Bunuel wrote:
In order to protect its budding printer industry, Country X's government plans to ban all printer imports. Several thousand concerned citizens protested, claiming that such a ban will inevitably result in a sharp rise in the prices of printer retail prices.
Which of the following can be most properly inferred from the passage?
A. Implementing the government's plan will result in a drop of sales of printers in Country X.
B. The prices of imported printers are very competitive in relation to those of the printers manufactured in Country X.
C. If the government does not reverse its plan, it will lose the support of voters.
D. Implementing the government's plan will leave citizens no choice but to illegally import printers.

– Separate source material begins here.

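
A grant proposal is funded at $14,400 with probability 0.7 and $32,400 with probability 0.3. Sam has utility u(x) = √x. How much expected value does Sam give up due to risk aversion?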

E. The government's plan will lead to a severe shortage of printers in Country X.
Only answer B is even plausible as a right answer here, but it's not a proper inference from the passage, for two important reasons.
For one, all we know is that "several thousand people claim" that prices will go up (and this is several thousand people in a country that could have a population of millions). Are these "several thousand people" right? We have no evidence one way or the other. The passage only tells us what a few thousand people claim is true. When you only know that some people claim prices will rise, you can't correctly infer that prices actually will rise.
But even if we did know printer prices will rise, I still don't follow why we'd infer B is true. It's easy to imagine a situation with two companies, domestic printer manufacturer D, and a foreign manufacturer F where right now, F's prices are not competitive, so most or all people are presumably buying D's printers. But when F is no longer in the market because of an import ban, D now has an effective monopoly and can freely raise its prices, something it couldn't do before because raising prices would then have made F's prices competitive and F would have cut into D's sales. So I'm not sure why answer B is a correct inference from the passage -- yes, it certainly could be true, but when we're asked to draw an inference, we're asked to find something stronger than that.